MSI AfterburnerとRivatuner Statistics Server

MSI Afterburnerをインストールすると、セットでRivatuner Statistics Serverもインストールされます。
MSI Afterburnerを起動すると同時にRivatuner Statistics Serverもこっそり起動されるので、一見アドウェアかと思われがちですが、それぞれに役割があります。

MSI AfterburnerはGPUのオーバークロックがメインの機能ですが、ハードウェアモニターとオンスクリーンディスプレイの機能も備えています。オーバークロックをする際に温度等のハードウェアの状態を監視する必要があるのでモニター機能は必須です。

モニターした情報をゲーム中でも画面に表示していつでも確認できるようにする役割を持つのが「Rivatuner Statistics Server」です。

MSI Afterburnerでシステムの状態をモニタリングし、そのデータをRivatuner Statistics Serverへ送って画面上に表示します。

MSI Afterburnerの設定

まずはMSI Afterburnerの設定からモニタリングの項目を開きます。

ここでモニタリングを行うグラフにチェックを入れていきます。
実際に表示させる項目は後から決めるので、ここでは使うかもしれない程度でもいいので必要そうなものにチェックを入れておきます。

以前紹介した記事では、ここで「オンスクリーンディスプレイでの表示」にチェックを入れると紹介しましたが、ここではチェックは入れません。

ここでチェックを入れると、Afterburner→Rivatunerへデータが送られてディスプレイ表示がされるんですが、今回はAfterburnerではモニタリングをするだけで、後述のRivatunerからAfterburnerで使うデータを選択します。

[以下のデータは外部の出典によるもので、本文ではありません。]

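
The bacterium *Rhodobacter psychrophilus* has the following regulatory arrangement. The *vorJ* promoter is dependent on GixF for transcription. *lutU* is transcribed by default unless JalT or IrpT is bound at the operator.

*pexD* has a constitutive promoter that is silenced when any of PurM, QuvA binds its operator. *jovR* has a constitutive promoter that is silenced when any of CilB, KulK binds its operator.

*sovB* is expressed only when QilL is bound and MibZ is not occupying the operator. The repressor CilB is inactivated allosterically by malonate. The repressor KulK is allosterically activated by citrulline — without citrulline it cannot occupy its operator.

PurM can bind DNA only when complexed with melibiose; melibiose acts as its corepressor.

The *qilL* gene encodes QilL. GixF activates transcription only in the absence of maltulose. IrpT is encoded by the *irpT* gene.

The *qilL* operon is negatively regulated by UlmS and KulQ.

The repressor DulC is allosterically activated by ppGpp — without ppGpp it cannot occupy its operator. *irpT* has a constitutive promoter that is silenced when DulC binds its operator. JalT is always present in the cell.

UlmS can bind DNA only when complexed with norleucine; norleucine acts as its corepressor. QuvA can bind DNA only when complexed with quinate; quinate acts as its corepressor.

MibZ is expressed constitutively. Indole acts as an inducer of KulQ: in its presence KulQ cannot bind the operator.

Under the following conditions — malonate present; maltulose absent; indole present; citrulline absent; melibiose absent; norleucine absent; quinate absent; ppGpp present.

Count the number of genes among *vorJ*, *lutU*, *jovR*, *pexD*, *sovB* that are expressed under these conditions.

Maltulose is absent, so GixF is active.
No repressor is bound and GixF is active, so *vorJ* is transcribed.
→ *vorJ* is ON.
JalT is produced constitutively and is active.
ppGpp is present, so DulC is active.
With repressor DulC bound, *irpT* is not transcribed.
So IrpT is not produced.
With repressor JalT bound, *lutU* is not transcribed.
→ *lutU* is OFF.
Malonate is present, so CilB is inactive.
Citrulline is absent, so KulK is inactive.
With no repressor bound, *jovR* is transcribed.
→ *jovR* is ON.
Melibiose is absent, so PurM is inactive.
Quinate is absent, so QuvA is inactive.
With no repressor bound, *pexD* is transcribed.
→ *pexD* is ON.
Norleucine is absent, so UlmS is inactive.
Indole is present, so KulQ is inactive.
With no repressor bound, *qilL* is transcribed.
So QilL is produced and active.
MibZ is produced constitutively and is active.
With repressor MibZ bound, *sovB* is not transcribed.
→ *sovB* is OFF.
3 of the 5 genes are transcribed.

3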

Afterburnerからデータを渡すのではなく、RivatunerからAfterburnerへデータを取りに行くというイメージです。

Rivatuner Statistics Serverの設定

Afterburnerで監視する項目を決めたら、Rivatunerでは表示する項目と表示するディスプレイデザインを設定していきます。

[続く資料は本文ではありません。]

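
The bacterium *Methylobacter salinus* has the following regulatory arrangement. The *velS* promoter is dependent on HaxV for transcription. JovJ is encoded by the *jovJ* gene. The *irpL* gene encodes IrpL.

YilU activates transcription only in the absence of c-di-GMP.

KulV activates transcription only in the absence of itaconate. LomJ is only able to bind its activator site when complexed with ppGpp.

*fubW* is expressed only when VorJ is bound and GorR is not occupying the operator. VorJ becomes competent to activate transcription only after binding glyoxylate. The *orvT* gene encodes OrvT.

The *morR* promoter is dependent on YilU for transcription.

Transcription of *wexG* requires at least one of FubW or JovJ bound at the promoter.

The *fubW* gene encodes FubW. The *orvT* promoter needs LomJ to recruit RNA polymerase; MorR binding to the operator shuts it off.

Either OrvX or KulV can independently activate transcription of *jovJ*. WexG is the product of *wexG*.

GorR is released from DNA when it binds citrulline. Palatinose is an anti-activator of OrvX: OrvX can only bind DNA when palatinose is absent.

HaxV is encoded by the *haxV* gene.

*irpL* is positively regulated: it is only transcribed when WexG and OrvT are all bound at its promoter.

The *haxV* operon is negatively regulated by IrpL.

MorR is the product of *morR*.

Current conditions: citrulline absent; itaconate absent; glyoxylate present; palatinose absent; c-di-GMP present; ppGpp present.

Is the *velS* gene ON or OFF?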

Rivatunerを開いたら出てくるこの画面は初期状態のままでかまいません。
「Show On-Screen Display」がONになっていることを確認してください。
「Raster 3D」をクリックしてベースになるフォントとフォントサイズを指定しておきます。

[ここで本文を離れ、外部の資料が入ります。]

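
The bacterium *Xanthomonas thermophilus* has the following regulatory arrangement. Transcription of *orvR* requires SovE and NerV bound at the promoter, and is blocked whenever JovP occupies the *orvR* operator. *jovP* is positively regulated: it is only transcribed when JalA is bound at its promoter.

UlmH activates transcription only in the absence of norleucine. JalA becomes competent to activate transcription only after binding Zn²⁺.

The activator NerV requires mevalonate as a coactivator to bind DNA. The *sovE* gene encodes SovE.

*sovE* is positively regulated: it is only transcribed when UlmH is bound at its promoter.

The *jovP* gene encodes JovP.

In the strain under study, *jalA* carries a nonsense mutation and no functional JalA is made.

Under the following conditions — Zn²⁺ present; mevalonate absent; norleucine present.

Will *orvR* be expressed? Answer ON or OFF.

OFF

JalA is non-functional in this strain, so it has no effect.
Required activator JalA is absent, so *jovP* is not transcribed.
So JovP is not produced.
Norleucine is present, so UlmH is inactive.
Required activator UlmH is absent, so *sovE* is not transcribed.
So SovE is not produced.
Mevalonate is absent, so NerV is inactive.
Required activator SovE is absent, so *orvR* is not transcribed.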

画面下部にある青い「Setup」ボタンをクリックします。

「Plugins」のタブを開き、「OverlayEditor.dll」にチェックを入れて、これをダブルクリックします。

Overlay editor での編集

このような黒い画面が開きます。
これがゲーム画面上にオーバレイ表示する項目をデザインするためのエディターです。

黒い部分がゲーム画面のイメージとなります。

Data sourcesの選択

まず初めに、先ほどAfterburnerでチェックしたモニタリング項目からデータを取得する項目を選択します。

上部メニューの「Data sources」→「Edit」を開き、「Add」をクリックします。

データの一覧が表示されるので、「Data provider」のところからMSI Afterburnerを選択します。

すると先ほどチェックした項目の一覧が出てくるので、ここからさらに表示に使う項目にチェックを入れていきます。

とりあえずこんな感じで使いそうな項目を選びました。
ここから、この項目をエディター上に配置していく作業を行います。

Layersの配置

実際に私がデザインした方法とはちょっと異なるので後述しますが、まずは基本的なところから。

上部メニューの「Layers」→「Add」をクリックします。

するとエディター上に「Text layer」という文字が現れます。
これがデータを表示するためのレイヤーとなります。

この時、何か適当なゲームを起動しておくと、エディター上に配置したレイヤーがリアルタイムで表示されるのでわかりやすいです。

この「Text Layer」の文字をダブルクリックするとプロパティが表示されます。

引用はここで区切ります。